A Ryser design \({\mathcal {D}}\) on v points is a collection of v proper subsets (called blocks) of a point-set with v points such that every two blocks intersect each other in \(\lambda \) points (and \(\lambda < v\) is a fixed number) and there are at least two block sizes. A design \({\mathcal {D}}\) is called a symmetric design, if every point of \({\mathcal {D}}\) has the same replication number (or equivalently, all the blocks have the same size) and every two blocks intersect each other in \(\lambda \) points. The only known construction of a Ryser design is via block complementation of a symmetric design. Such a Ryser design is called a Ryser design of Type-1. This is the ground for the Ryser–Woodall conjecture: “every Ryser design is of Type-1”. This long standing conjecture has been shown to be valid in many situations. Let \({\mathcal {D}}\) denote a Ryser design of order v, index \(\lambda \) and replication numbers \(r_1,r_2\). Let \(e_i\) denote the number of points of \({\mathcal {D}}\) with replication number \(r_i\) (with \(i = 1, 2\)). Call a block A of \({\mathcal {D}}\) small (respectively large) if \(|A| < 2\lambda \) (respectively \(|A| > 2\lambda \)) and average if \(|A|=2\lambda \). Let D denote the integer \(e_1 - r_2\) and let \(\rho > 1\) denote the ratio of \(r_1-1\) and \(r_2-1\). Main results of the present article are the following: An equivalence relation on the set of Ryser designs is established. Some observations on the block complementation procedure of Ryser–Woodall are made. It is shown that a Ryser design with two block sizes one of which is an average block size is of Type-1. It is also shown that, under the assumption that large and small blocks do not coexist in any Ryser design equivalent to a given Ryser design, the given Ryser design must be of Type-1.
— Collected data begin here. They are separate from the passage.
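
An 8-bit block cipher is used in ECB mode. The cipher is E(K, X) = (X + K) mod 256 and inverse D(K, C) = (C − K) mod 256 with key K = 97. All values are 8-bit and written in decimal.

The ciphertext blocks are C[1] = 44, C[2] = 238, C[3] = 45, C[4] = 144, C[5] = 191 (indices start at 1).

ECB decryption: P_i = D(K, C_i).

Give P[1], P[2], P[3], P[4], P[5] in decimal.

P[1] = 203, P[2] = 141, P[3] = 204, P[4] = 47, P[5] = 94

P[1]: D(K, 44) = 203.
P[2]: D(K, 238) = 141.
P[3]: D(K, 45) = 204.
P[4]: D(K, 144) = 47.
P[5]: D(K, 191) = 94.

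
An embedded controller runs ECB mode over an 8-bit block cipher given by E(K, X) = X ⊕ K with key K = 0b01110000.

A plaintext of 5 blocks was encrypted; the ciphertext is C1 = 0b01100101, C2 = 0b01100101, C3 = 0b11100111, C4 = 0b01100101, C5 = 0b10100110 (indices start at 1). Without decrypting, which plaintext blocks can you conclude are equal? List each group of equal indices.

ECB encrypts each block independently with the same key, so equal ciphertext blocks imply equal plaintext blocks.
C1 = C2 = C4 = 0b01100101, so P1 = P2 = P4.

P1 = P2 = P4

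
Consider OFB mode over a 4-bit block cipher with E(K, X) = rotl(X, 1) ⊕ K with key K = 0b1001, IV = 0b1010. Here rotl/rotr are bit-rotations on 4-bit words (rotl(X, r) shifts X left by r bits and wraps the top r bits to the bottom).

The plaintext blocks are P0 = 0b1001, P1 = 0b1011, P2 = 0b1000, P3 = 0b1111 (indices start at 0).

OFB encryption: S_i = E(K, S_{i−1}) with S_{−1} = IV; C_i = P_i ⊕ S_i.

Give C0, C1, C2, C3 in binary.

C0 = 0b0101, C1 = 0b1011, C2 = 0b0001, C3 = 0b0101

C0: S = E(K, 0b1010) = 0b1100; 0b1001 ⊕ 0b1100 = 0b0101.
C1: S = E(K, 0b1100) = 0b0000; 0b1011 ⊕ 0b0000 = 0b1011.
C2: S = E(K, 0b0000) = 0b1001; 0b1000 ⊕ 0b1001 = 0b0001.
C3: S = E(K, 0b1001) = 0b1010; 0b1111 ⊕ 0b1010 = 0b0101.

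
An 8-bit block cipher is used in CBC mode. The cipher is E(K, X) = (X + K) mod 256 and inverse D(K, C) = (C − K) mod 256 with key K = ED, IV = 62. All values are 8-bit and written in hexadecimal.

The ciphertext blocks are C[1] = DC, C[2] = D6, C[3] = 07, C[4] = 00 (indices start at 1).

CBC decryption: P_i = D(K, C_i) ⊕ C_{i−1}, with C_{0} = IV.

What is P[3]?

P[3]: D(K, 07) = 1A; 1A ⊕ D6 = CC.

P[3] = CC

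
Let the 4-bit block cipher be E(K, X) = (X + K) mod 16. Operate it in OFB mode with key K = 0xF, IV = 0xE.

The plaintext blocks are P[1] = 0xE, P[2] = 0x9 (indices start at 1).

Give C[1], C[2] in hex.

OFB encryption: S_i = E(K, S_{i−1}) with S_{0} = IV; C_i = P_i ⊕ S_i.
C[1]: S = E(K, 0xE) = 0xD; 0xE ⊕ 0xD = 0x3.
C[2]: S = E(K, 0xD) = 0xC; 0x9 ⊕ 0xC = 0x5.

C[1] = 0x3, C[2] = 0x5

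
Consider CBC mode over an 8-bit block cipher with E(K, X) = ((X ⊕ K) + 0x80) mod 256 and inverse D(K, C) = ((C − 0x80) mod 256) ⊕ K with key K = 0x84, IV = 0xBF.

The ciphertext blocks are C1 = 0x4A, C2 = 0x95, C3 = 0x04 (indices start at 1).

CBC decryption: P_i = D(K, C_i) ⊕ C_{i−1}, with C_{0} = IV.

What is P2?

P2: D(K, 0x95) = 0x91; 0x91 ⊕ 0x4A = 0xDB.

P2 = 0xDB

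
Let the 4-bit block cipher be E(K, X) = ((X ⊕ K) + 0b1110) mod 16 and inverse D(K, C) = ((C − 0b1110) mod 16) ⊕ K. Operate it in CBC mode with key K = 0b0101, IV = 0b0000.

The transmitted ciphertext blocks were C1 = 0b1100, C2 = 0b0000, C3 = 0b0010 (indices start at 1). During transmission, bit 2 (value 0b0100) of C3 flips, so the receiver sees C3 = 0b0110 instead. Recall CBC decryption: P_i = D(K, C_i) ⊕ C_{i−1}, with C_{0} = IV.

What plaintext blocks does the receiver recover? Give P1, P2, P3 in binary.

P1 = 0b1011, P2 = 0b1011, P3 = 0b1101

Only C3 changed, to 0b0110. In CBC, a change in C_i garbles P_i and flips the same bit in P_{i+1}. Decrypting the received ciphertext:
P1: D(K, 0b1100) = 0b1011; 0b1011 ⊕ 0b0000 = 0b1011.
P2: D(K, 0b0000) = 0b0111; 0b0111 ⊕ 0b1100 = 0b1011.
P3: D(K, 0b0110) = 0b1101; 0b1101 ⊕ 0b0000 = 0b1101.
Blocks that differ from the original plaintext: P3.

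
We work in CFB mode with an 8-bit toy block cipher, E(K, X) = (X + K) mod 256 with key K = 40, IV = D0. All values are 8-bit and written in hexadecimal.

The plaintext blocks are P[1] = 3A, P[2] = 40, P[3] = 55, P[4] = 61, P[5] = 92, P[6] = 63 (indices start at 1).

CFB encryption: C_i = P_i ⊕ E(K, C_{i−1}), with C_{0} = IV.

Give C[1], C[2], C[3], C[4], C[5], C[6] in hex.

C[1]: E(K, D0) = 10; 3A ⊕ 10 = 2A.
C[2]: E(K, 2A) = 6A; 40 ⊕ 6A = 2A.
C[3]: E(K, 2A) = 6A; 55 ⊕ 6A = 3F.
C[4]: E(K, 3F) = 7F; 61 ⊕ 7F = 1E.
C[5]: E(K, 1E) = 5E; 92 ⊕ 5E = CC.
C[6]: E(K, CC) = 0C; 63 ⊕ 0C = 6F.

C[1] = 2A, C[2] = 2A, C[3] = 3F, C[4] = 1E, C[5] = CC, C[6] = 6F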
甲Ryser设计\（{\ mathcal {d}} \）上v点是集合v的点集的适当子集（称为块）与v点，使得每两个块彼此相交\（\拉姆达\ ）点（并且\（\ lambda <v \）是固定数），并且至少有两个块大小。如果\（{\ mathcal {D}} \）的每个点都具有相同的复制编号（或等效地，所有块具有相同的大小），则设计\（{\ mathcal {D}} \}被称为对称设计。），并且每两个块在\（\ lambda \）中相交点。Ryser设计的唯一已知构造是通过对称设计的块互补。这样的Ryser设计称为Type-1的Ryser设计。这是Ryser-Woodall猜想的基础：“每个Ryser设计都是Type-1”。这种长期存在的推测已被证明在许多情况下都是有效的。令\ {{\ mathcal {D}} \}表示v阶，索引\（\ lambda \）和复制编号\（r_1，r_2 \）的Ryser设计。令\（e_i \）表示复制数为\（r_i \）（其中\（i = 1，2 \））的\ {{\ mathcal {D}} \}的点数。调用的块甲的\（{\ mathcal {d}} \）如果\（| A | <2 \ lambda \）（分别为\（| A |> 2 \ lambda \）），则为小（分别较大）；如果\（| A | = 2 \ lambda \），则取平均值。令D表示整数\（e_1-r_2 \）并令\（\ rho> 1 \）表示\（r_1-1 \）与\（r_2-1 \）的比率。本文的主要结果如下：建立Ryser设计集上的等价关系。对Ryser-Woodall的块互补过程进行了一些观察。结果表明，Ryser设计具有两种块大小，其中一种是平均块大小，其类型为Type-1。还表明，在假定在与给定Ryser设计等效的任何Ryser设计中不存在大块和小块的情况下，给定的Ryser设计必须为Type-1。